Nos muros, o grafite transforma bairros em galerias de arte a céu aberto. Em espaços públicos, um teatro feito em contato direto com as comunidades se expande. No audiovisual, ganha força uma autorrepresentação por quem antes só recebia olhares externos. Na literatura, saraus fortalecem a cena e se misturam a outras manifestações de poesia falada, como os slams. Na música, ritmos como samba e rap ganham roupagens conectadas com a atualidade. Na dança, afirma-se uma vertente contemporânea de expressões consolidadas, como street dance, danças afro e hip hop.

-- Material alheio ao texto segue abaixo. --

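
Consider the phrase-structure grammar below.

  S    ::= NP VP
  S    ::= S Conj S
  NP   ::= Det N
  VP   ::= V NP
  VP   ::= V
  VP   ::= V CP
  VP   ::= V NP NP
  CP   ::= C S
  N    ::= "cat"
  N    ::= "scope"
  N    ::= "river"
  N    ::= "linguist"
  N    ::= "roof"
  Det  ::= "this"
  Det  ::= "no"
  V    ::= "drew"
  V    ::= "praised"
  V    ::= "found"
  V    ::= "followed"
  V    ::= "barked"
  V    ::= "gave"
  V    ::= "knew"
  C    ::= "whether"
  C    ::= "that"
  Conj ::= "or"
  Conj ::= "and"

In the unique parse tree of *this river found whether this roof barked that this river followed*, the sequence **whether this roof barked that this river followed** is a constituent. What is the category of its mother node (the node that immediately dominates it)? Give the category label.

S
  NP
    Det: this
    N: river
  VP
    V: found
    CP
      C: whether
      S
        NP
          Det: this
          N: roof
        VP
          V: barked
          CP
            C: that
            S
              NP
                Det: this
                N: river
              VP
                V: followed
The span 'whether this roof barked that this river followed' is the CP node built by CP → C S.
Its mother is the VP built by VP → V CP.

VP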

“Houve uma época em que se falava que era preciso ‘levar arte e cultura’ para a periferia. Hoje a gente percebe que a periferia exporta cultura, tem movimentos de vanguarda e uma produção intensa”, observa o artista plástico Mauro Neri, idealizador dos projetos Cartograffiti e Imargem. Isso reflete também uma nova dinâmica na relação centro-periferia: “Tanto a periferia tem vazado e acessado o centro, quanto o centro também vem pesquisar e buscar referências na periferia. Do movimento de grafite do Grajaú, por exemplo, despontaram grandes artistas que foram descobertos pelo centro. Essa troca faz semear muita coisa”.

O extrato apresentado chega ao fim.